Appropriately, Martin now turns to his own compositions -- Friends and Mentors -- with an all star cast to chase down their surging twists and turns. Starting with a front line of alto sax guru Bobby Watson and trumpeter Jack Walrath alongside Martin's tenor and soprano sax work, the album sets forth to make music "with an attitude"... in this case a successfully exploratory temper that blends cheerful improvisational force with Martin's compositional iconoclasm.

Listen to the second track, "Music Is" (in honor of Maestro Carter) and you hear Martin's canny near-parody of the back door structural thinking that characterizes Carter's approach to improvisation. Winard Harper's deft and sprightly percussion nudges the ensemble along and bassist-extraordinaire Ray Drummond steps forth with a tasty solo midway... but what separates this piece from others in a fine collection is the harmonic layering that Martin achieves. Benny Carter's writing and arranging always (inevitably and without fail) demonstrate a uniquely engaging instrumental voicing that at once recalls the glory of long ago bands such as the Blanton-Webster version of Duke Ellington's orchestra (as well as Jimmie Lunceford's enticing groups) and the lyrical freshness of time-tested harmonic layering.

Mel Martin is not afraid of stepping back a few decades to 'rediscover' ageless musical instincts. Several high points deserve recognition.

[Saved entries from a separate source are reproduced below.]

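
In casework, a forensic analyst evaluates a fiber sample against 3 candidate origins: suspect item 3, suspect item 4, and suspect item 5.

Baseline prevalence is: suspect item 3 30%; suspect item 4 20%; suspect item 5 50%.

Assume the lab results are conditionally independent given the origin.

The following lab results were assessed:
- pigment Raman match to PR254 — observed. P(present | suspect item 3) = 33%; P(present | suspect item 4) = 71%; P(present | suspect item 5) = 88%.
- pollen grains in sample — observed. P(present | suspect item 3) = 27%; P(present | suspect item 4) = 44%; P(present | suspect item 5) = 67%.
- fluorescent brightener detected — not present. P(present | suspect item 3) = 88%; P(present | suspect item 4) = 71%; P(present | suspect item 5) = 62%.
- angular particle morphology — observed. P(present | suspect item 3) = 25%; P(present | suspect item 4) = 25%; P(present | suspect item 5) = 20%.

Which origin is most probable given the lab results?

For each hypothesis, the unnormalized posterior weight is prior × product of the lab result likelihoods (using 1 − P(present | H) for each absent lab result):
  suspect item 3: 0.30 × 0.33 × 0.27 × (1 − 0.88) × 0.25 = 0.0008019
  suspect item 4: 0.20 × 0.71 × 0.44 × (1 − 0.71) × 0.25 = 0.0045298
  suspect item 5: 0.50 × 0.88 × 0.67 × (1 − 0.62) × 0.20 = 0.022405
Marginal likelihood of the evidence = 0.027737.
P(suspect item 3 | evidence) ≈ 0.0008019 / 0.027737 ≈ 0.029
P(suspect item 4 | evidence) ≈ 0.0045298 / 0.027737 ≈ 0.163
P(suspect item 5 | evidence) ≈ 0.022405 / 0.027737 ≈ 0.808
The largest is 0.808, so suspect item 5 is most probable.

suspect item 5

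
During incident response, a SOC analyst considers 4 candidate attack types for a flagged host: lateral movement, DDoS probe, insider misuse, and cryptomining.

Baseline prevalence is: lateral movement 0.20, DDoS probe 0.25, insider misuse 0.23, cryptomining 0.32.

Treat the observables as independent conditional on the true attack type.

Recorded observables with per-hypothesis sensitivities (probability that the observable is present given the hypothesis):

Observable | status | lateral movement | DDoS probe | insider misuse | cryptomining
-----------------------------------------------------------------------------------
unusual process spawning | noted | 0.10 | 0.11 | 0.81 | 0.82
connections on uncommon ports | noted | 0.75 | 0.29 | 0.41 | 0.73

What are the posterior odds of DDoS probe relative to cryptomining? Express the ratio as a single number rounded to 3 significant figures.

Unnormalized posterior weight (prior times the observable likelihoods) for each of the two hypotheses:
  DDoS probe: 0.25 × 0.11 × 0.29 = 0.007975
  cryptomining: 0.32 × 0.82 × 0.73 = 0.19155
Odds(DDoS probe : cryptomining) = 0.007975 / 0.19155 ≈ 0.0416.

0.0416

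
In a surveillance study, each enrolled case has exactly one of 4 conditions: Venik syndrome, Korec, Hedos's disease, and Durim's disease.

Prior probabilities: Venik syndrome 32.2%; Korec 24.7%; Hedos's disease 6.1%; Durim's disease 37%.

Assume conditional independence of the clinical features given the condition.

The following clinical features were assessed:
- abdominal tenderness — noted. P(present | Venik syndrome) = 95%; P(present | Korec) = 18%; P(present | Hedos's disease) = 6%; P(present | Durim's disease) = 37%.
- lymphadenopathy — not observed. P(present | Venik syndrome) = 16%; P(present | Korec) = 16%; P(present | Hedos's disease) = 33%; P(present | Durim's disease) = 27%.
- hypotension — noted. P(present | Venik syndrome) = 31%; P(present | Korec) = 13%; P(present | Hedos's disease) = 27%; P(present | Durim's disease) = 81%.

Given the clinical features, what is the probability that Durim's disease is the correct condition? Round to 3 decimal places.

0.487

By Bayes' rule with conditional independence, the unnormalized weight for each hypothesis is prior × ∏ likelihoods (using 1 − P(present | H) for each absent clinical feature):
  Venik syndrome: 0.322 × 0.95 × (1 − 0.16) × 0.31 = 0.079656
  Korec: 0.247 × 0.18 × (1 − 0.16) × 0.13 = 0.004855
  Hedos's disease: 0.061 × 0.06 × (1 − 0.33) × 0.27 = 0.00066209
  Durim's disease: 0.370 × 0.37 × (1 − 0.27) × 0.81 = 0.080949
The unnormalized weights sum to 0.16612.
P(Durim's disease | evidence) = 0.080949 / 0.16612 ≈ 0.487.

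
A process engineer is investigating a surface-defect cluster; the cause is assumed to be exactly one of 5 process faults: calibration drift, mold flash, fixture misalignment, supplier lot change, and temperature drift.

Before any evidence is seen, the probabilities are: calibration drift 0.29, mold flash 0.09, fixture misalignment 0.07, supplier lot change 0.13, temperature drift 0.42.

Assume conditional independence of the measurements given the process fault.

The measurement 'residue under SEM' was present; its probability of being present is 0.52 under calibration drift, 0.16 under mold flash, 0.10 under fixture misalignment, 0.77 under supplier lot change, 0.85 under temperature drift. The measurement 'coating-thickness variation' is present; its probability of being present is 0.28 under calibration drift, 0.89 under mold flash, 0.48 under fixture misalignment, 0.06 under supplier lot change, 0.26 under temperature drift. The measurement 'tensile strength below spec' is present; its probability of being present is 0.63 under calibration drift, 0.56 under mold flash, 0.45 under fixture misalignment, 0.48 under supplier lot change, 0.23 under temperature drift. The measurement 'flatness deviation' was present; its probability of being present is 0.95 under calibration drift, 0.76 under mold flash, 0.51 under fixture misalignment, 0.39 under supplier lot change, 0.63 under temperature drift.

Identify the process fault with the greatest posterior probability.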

"For Duke and Mingus" summons up the haunted beauty of Charles Mingus' song, "Duke Ellington's Sound of Love"; "Hub-Trane" turns a spotlight on Walrath's agile trumpet and gives Watson's tart alto sax room to dive and dart with careening confidence; and the flag-waving opener, "Song for M" (in honor of McCoy Tyner) shows off the delicately powerful spirit of Mel Martin's compositional grasp as well as the seemingly effortless loping ease of his assembled musical friends. This is not just another blowing session. It carries a low-keyed boil from start to finish: exactly the sort of adventurous fun that musicians of this calibre create from the mix of relaxation and precise artistic purpose.